Son haftalarda gazetemizde farklı illerden (Trabzon, Bursa, Şanlıurfa gibi) bir kısmı fotoğraflı epeyce bir ‘hizmet haberleri’ yayınlandı. Haberlerdeki cümleler ve fotoğrafların taşıdığı muhteva oldukça zengindi. Bunlar, gazetecilikte yerinde haber çalışması anlamıyla heyecan vericiydi.

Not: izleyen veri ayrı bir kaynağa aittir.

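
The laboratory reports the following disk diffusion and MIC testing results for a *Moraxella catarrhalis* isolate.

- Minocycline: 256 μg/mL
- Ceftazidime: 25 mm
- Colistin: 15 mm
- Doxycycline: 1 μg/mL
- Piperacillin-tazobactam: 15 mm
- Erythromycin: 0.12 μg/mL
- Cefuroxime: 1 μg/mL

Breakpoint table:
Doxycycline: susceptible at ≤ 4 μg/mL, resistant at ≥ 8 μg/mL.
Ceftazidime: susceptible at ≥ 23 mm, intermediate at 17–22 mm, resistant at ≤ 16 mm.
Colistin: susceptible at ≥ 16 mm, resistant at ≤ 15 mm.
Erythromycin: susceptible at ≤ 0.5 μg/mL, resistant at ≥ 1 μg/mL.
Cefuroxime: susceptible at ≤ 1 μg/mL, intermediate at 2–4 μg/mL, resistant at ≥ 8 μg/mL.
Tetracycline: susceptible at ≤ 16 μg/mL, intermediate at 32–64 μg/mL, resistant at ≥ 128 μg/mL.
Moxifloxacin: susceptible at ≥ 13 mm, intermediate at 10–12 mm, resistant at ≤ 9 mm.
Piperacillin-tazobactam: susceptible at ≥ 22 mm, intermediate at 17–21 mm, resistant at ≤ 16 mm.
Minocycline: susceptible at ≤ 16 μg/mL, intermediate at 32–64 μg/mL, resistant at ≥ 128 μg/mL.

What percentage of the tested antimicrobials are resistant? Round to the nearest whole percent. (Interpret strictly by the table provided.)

43%

Minocycline (256 μg/mL) ≥ 128 μg/mL → R
Ceftazidime (25 mm) ≥ 23 mm — susceptible
Colistin 15 mm: ≤ 15 mm — resistant
Doxycycline: 1 μg/mL is ≤ 4 μg/mL → S
Piperacillin-tazobactam (15 mm) ≤ 16 mm — Resistant
Erythromycin 0.12 μg/mL: ≤ 0.5 μg/mL — Susceptible
Cefuroxime 1 μg/mL: ≤ 1 μg/mL → Susceptible
Resistant: 3/7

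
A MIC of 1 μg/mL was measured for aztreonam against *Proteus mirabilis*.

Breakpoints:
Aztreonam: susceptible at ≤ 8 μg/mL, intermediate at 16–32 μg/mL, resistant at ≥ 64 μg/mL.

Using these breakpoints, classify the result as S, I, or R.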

Hizmet faaliyetlerinin kelime kelime habere aktarılışı, yazan kişi için oldukça önemlidir. Faaliyetten öncelikli etkilenen odur. Bunu haber veya köşe yazarı herkes bilir. Bu haberlerdeki imzalar gençlerdi. Bu oldukça güzel bir gelişme. Çünkü bu faaliyeti şevkle yapan genç arkadaşımız, aynı zamanda yapılan hizmet faaliyetlerinin içinde yetişmiş olur. Zaten bu işlerin en güzel kazanımı da hizmetin önce kişinin kendi nefsini eğitmesidir. Risale-i Nur okuyup, anladıklarını gazetede, dergide yazan gençlerin paylaşımı da aynıdır. Yani kişi başkalarının faydalanması amacı içinde iken, aynı zamanda kendisi bu amacın birinci muhatabı olur.
Bu genç haberler bana, Erzurum’da üniversite öğrencilik yıllarımdaki, ağabeylerin de teşvikleriyle yaptığımız haberleri ve röportajları hatırlattı. 1990’lı yıllarda, Türkiye’de üniversitelerde ‘başörtüsü yasağı’ protestoları vardı. Biz de o toplu protestoların günlük haberlerini yapardık. Tabiî bir taraftan da değişik alanlardaki uzmanlarla röportajlar yapar, gazeteye gönderirdik. Ertesi gün haberimiz yayınlandığında büyük heyecan duyar, o haberi ilgili kurumlara gönderirdik. Hatta o haberlerden pek çoğu etkili olmuş ve ilgili bazı idareciler yasaklar noktasında geri adımlar atmışlardı. Sonra baktık ki, bu faaliyetlerin birinci etkileneni kendimiz olmuşuz. Diyeceğim o ki, şimdilerde bu haberleri yazan kardeşlerimin heyecanını anlıyorum. Bir kısmı liseli ve üniversiteli olan bu genç kabiliyetlerin hem yazı işleri hem de ilgili şehirdeki temsilciliklerimizin gündemine almaları gerektiğinin çok önemli olduğunu düşünüyorum. Meselâ, bir fotoğraflı haber, bir tam sayfa haber, belirlenecek bir maddî teşvik ödülüyle de güçlendirilebilir. O gençlere gazete kimlik kartı çıkartılıp, ilgili vakıf/ temsilcilik plâket verebilir. Kabiliyetler, arz-talep oranında varlık âlemine çıkar.
Unutmayalım ki bir gencin, hizmete dönük bir haber yazması; önce, o hizmeti anlayıp, kavraması ve içinde yaşaması anlamıyla kendine hizmettir. Bu, dışarıdan müdahaleyle yapılacak bir eğitimden daha etkili bir metodudur.